OVBLR-SFE : An Optimal Variational Bayesian Logistic Regression (OVBLR) model with a Salient Feature Estimation strategy.
OVBLR-SFE is a novel interpretable machine learning method that leverages feature importance to enhance interpretability. This method incorporates variational inference and a Bayesian framework to approximate the posterior probability distribution, and utilizes the estimated parameters of the posterior distribution as weights for regression coefficients. Additionally, we have defined the concept of significant features based on a 95% confidence interval ( 95%CI) to facilitate the selection of important features in high-dimensional datasets.
The code for OVBLR-SFE is implemented based on PRML and scikit-learn.
- Feature Importance: OVBLR-SFE focuses on identifying and quantifying the importance of features within a dataset.

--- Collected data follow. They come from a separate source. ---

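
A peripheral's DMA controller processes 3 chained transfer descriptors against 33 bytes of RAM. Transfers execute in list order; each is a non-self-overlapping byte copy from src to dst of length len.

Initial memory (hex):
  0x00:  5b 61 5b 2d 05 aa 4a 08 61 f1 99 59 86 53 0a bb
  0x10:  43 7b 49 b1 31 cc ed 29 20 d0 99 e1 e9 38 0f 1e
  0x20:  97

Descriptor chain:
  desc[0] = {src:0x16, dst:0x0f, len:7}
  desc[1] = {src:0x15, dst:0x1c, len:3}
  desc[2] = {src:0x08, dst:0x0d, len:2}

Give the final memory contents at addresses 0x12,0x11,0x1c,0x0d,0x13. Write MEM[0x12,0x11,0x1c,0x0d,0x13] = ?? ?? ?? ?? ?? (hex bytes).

  after D0: wrote 7B at 0x0f = ed2920d099e1e9
  after D1: wrote 3B at 0x1c = e9ed29
  after D2: wrote 2B at 0x0d = 61f1
query mem[0x12]=0xd0, mem[0x11]=0x20, mem[0x1c]=0xe9, mem[0x0d]=0x61, mem[0x13]=0x99

MEM[0x12,0x11,0x1c,0x0d,0x13] = d0 20 e9 61 99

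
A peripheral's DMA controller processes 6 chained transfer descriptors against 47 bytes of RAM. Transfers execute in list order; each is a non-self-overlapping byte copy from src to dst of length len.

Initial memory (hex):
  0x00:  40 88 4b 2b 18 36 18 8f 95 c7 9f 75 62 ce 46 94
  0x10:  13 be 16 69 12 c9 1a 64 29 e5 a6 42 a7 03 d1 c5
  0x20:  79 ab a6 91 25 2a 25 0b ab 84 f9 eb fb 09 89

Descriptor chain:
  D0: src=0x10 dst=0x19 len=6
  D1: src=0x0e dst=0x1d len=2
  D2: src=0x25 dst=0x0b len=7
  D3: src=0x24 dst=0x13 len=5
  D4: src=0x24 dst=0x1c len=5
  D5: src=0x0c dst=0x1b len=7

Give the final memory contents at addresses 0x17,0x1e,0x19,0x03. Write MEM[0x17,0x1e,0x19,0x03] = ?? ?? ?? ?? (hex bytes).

MEM[0x17,0x1e,0x19,0x03] = ab 84 13 2b

#0 dst[0x19+6] := {0x13,0xbe,0x16,0x69,0x12,0xc9}
#1 dst[0x1d+2] := {0x46,0x94}
#2 dst[0x0b+7] := {0x2a,0x25,0x0b,0xab,0x84,0xf9,0xeb}
#3 dst[0x13+5] := {0x25,0x2a,0x25,0x0b,0xab}
#4 dst[0x1c+5] := {0x25,0x2a,0x25,0x0b,0xab}
#5 dst[0x1b+7] := {0x25,0x0b,0xab,0x84,0xf9,0xeb,0x16}
query mem[0x17]=0xab, mem[0x1e]=0x84, mem[0x19]=0x13, mem[0x03]=0x2b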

- Variational Inference: The method utilizes variational inference techniques to approximate the posterior probability distribution.
- Bayesian Framework: OVBLR-SFE adopts a Bayesian framework, allowing for a principled approach to modeling and inference.

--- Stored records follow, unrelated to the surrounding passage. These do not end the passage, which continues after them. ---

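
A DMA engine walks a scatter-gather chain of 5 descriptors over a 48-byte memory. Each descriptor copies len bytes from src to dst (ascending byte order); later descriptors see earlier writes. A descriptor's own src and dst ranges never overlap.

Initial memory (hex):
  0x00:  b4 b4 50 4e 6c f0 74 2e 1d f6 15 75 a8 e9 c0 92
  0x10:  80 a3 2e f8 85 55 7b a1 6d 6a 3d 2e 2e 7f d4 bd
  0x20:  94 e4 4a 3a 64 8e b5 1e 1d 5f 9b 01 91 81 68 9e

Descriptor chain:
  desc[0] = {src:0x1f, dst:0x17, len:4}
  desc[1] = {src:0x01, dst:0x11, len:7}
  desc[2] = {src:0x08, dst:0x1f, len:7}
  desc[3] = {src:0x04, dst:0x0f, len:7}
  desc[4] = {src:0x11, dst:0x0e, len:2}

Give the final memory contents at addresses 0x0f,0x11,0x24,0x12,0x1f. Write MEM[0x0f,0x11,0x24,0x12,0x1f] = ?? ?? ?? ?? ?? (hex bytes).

MEM[0x0f,0x11,0x24,0x12,0x1f] = 2e 74 e9 2e 1d

D0: mem[0x17..0x1a] <- [bd 94 e4 4a]
D1: mem[0x11..0x17] <- [b4 50 4e 6c f0 74 2e]
D2: mem[0x1f..0x25] <- [1d f6 15 75 a8 e9 c0]
D3: mem[0x0f..0x15] <- [6c f0 74 2e 1d f6 15]
D4: mem[0x0e..0x0f] <- [74 2e]
query mem[0x0f]=0x2e, mem[0x11]=0x74, mem[0x24]=0xe9, mem[0x12]=0x2e, mem[0x1f]=0x1d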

- Weighted Regression Coefficients: The estimated parameters of the posterior probability distribution are employed as weights for the regression coefficients.

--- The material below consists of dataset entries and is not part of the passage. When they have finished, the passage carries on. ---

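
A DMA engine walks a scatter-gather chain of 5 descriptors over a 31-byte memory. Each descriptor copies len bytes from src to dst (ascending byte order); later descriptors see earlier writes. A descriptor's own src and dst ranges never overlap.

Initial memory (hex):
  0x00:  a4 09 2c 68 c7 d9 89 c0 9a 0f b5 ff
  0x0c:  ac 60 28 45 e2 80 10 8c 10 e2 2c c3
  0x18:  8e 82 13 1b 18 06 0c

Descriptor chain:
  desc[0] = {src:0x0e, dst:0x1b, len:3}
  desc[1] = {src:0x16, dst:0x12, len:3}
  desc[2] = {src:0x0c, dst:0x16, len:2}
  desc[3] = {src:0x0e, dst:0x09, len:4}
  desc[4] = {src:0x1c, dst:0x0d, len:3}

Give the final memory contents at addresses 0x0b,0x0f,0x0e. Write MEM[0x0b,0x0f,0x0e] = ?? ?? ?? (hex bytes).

MEM[0x0b,0x0f,0x0e] = e2 0c e2

#0 dst[0x1b+3] := {0x28,0x45,0xe2}
#1 dst[0x12+3] := {0x2c,0xc3,0x8e}
#2 dst[0x16+2] := {0xac,0x60}
#3 dst[0x09+4] := {0x28,0x45,0xe2,0x80}
#4 dst[0x0d+3] := {0x45,0xe2,0x0c}
query mem[0x0b]=0xe2, mem[0x0f]=0x0c, mem[0x0e]=0xe2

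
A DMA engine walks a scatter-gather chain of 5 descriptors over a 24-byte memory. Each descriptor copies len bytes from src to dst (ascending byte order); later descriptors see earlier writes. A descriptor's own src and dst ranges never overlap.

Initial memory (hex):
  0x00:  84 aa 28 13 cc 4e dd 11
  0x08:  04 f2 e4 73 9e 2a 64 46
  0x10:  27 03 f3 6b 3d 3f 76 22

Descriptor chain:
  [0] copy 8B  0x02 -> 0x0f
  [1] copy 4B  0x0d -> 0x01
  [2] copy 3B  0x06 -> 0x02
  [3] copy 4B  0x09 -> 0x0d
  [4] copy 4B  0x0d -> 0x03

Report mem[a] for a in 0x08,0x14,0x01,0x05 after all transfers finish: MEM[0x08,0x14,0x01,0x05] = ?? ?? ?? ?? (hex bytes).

#0 dst[0x0f+8] := {0x28,0x13,0xcc,0x4e,0xdd,0x11,0x04,0xf2}
#1 dst[0x01+4] := {0x2a,0x64,0x28,0x13}
#2 dst[0x02+3] := {0xdd,0x11,0x04}
#3 dst[0x0d+4] := {0xf2,0xe4,0x73,0x9e}
#4 dst[0x03+4] := {0xf2,0xe4,0x73,0x9e}
query mem[0x08]=0x04, mem[0x14]=0x11, mem[0x01]=0x2a, mem[0x05]=0x73

MEM[0x08,0x14,0x01,0x05] = 04 11 2a 73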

- Significance-based Feature Selection: The concept of significant features is defined based on a 95% confidence interval (95%CI) to aid in selecting important features in high-dimensional datasets.
pip = "*"
sklearn = "*"
ipykernel = {version = "*", index = "https://pypi.douban.com/simple"}
ffmpeg = "*"
matplotlib = "*"
scikit-learn = "*"
pandas = "*"
numpy = "*"
imblearn = "*"
seaborn = "*"
openpyxl = "*"
polling = "*"
socks = "*"
lime = "*"
shap = "*"
eli5 = "*"
ipython = "*"
jupyter = "*"
mglearn = "*"
self-paced-ensemble = "*"
tabulate = "*"
pymoo = "*"
python setup.py install
- Import the OVBLR-SFE module
from prml.linear import VariationalLogisticRegression
-
Prepare your dataset and ensure it is in the appropriate format.
-
Train the OVBLR-SFE model:
vlr = VariationalLogisticRegression(a0=1, b0=1)
vlr.fit(X_train, y_train, feature_names)
- Obtain feature importance scores:
importance_scores = vlr.feature_importance()
--------------------------
(feature_name, weight, lower, upper, is_salient_feature)
('Bare_Nuclei', '1.9137 ± 0.2416', Decimal('1.4402'), Decimal('2.3872'), True),
('Clump_Thickness', '1.4302 ± 0.2088', Decimal('1.0210'), Decimal('1.8394'), True)
......
- Prediction using trained models:
y_pred_prob = vlr.proba(Xtest)
y_pred = vlr.predict(Xtest)
score = vlr.score(Xtest, Ytest)
You can run single_test.py. For more results see the images and image_acme folder.